View Full Version : Landscape Plan Opinion?
04-20-2004, 11:36 AM
I'm looking for an opinion on my landscape plan. I have two areas that I have laid out in AutoCAD, the end of my driveway which has a gradual slope towards the grass, and the fire pit area behind my house. I'm curious about what people think about my choice of shrubs. I am located in a zone 3 area. With very harsh winters.
04-20-2004, 11:37 AM
second photo of fire pit area
04-20-2004, 11:45 AM
It looks very nice. I might caution you about the Alberta Spruces and the Dogwoods. The spruces look very nice when they are just planted , but after about 5 years they start to get fat around the middle and unshapely, much like humans in middle age.
In my area the dogwoods are very temperamental and have to be placed in a protected area.
Is AutoCad a design program that you can purchase? If so reply with info. Thanks.
04-20-2004, 01:09 PM
Thanks for your feedback, AutoCAD is a drafting software, not specifically designed for landscape architecture, but does work very well. But it is expensive. What would you recommend other than dogwoods.
04-20-2004, 01:24 PM
Instead of Dogwoods, how about a Cherry or Crape Myrtle or Wax Myrtle?
04-20-2004, 01:33 PM
Hmmm.... scratch the Wax Myrtle.
04-20-2004, 02:26 PM
How about a Paper Bark Maple or Flowering Crabapple?
04-20-2004, 03:15 PM
I don't want anything that is over five feet.
04-20-2004, 06:36 PM
THen go with the crepe myrtle. You can pollard them at whatever height you want them within reason.
04-20-2004, 07:32 PM
I think he will have a very hard time growing a Crape Myrtle in Zone 3.......just a wee bit too far north.:D
04-20-2004, 09:45 PM
I am in zone 4 in Southern-Central Maine, which is closer to your zone than some of the guys down south.
I tried to think of some other hardy shrubs that I've had good luck with.
flowering sand cherry
red twigged dogwoods
blue star juniper, low growing juniper with interesting blue color
privet, for a formal hedge
04-20-2004, 09:49 PM
I forgot to say that it is a good looking plan. how long did that take to do in autocad?
04-20-2004, 11:10 PM
Dang, missed the zone three and Canada.:eek:
04-21-2004, 10:00 AM
the plan itself took a couple hours, then researching the plants took a few more. AutoCAD is really nice to work in. If you can track down all the landscape blocks. Most of them are free on the Internet. I've forgot to mention, I need shrubs that are somewhat resistant to wildlife. I get a lot of deer and rabbits.
04-21-2004, 11:37 AM
kdlklm - Is there any way you could zip your blocks up and email them to me? I have ACAD 2002 and I haven't found it to be the most efficient way to do designs, for the reason that I have to draw every tree and shrub. I was looking on the web for stuff and it seems to not be as eay to find as it used to be. I am not looking for handouts, if you could point me in a better direction that would be fine too. I bought Punch! Master Landscape Pro and I wasn't impressed with it at all. I have too much $$$ invested in the ACAD to give up on it. I am very proficient with it I have been using it for almost 10 years, but it would just be a lot easier if everytime I wanted to install a new planting I didn't have to crate a new block for it. I was thinking about Landscape Pro after reading some reviews on Lawnsite, but I cannot justify another $1,000 when I already spent that on ACAD.
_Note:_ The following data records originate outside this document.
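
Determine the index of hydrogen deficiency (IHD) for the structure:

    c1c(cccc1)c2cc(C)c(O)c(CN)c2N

Molecular formula from the SMILES: C14H16N2O.
DoU = (2C + 2 + N − H − X)/2 = (2·14 + 2 + 2 − 16 − 0)/2 = 16/2 = 8.
(Structurally: 2 ring(s) + 6 π bond(s) = 8.)

8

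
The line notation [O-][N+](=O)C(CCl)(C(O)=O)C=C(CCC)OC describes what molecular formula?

C9H14ClNO5

Heavy atoms from the SMILES: 9 C, 1 Cl, 1 N, 5 O.
Implicit hydrogens by atom environment:
  3 × C: 2 H each → 6
  3 × C: no H
  3 × O: no H
  2 × C: 3 H each → 6
  1 × C: 1 H
  1 × Cl: no H
  1 × N (charge +1): no H
  1 × O: 1 H
  1 × O (charge -1): no H
  Total hydrogens = 14.
Molecular formula: C9H14ClNO5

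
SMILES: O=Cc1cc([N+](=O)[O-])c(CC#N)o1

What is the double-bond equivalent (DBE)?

7

Molecular formula from the SMILES: C7H4N2O4.
DoU = (2C + 2 + N − H − X)/2 = (2·7 + 2 + 2 − 4 − 0)/2 = 14/2 = 7.
(Structurally: 1 ring(s) + 6 π bond(s) = 7.)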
As far as your design, I think it looks great. My only advice is that usually your first instinct is the correct one, I would leave the design as is, you could talk yourself into completely redesigning if you wanted to....
04-21-2004, 04:38 PM
I tried Punch! Master landscape Pro, and I didn't like it at all. So I went back to AutoCAD.
I am trying to come up with a design for a rock garden with a bridge over it. The area would probably cover about 20 by 30. But I seem to have a brain cramp on this one. Any feedback or photos would be much appreciated.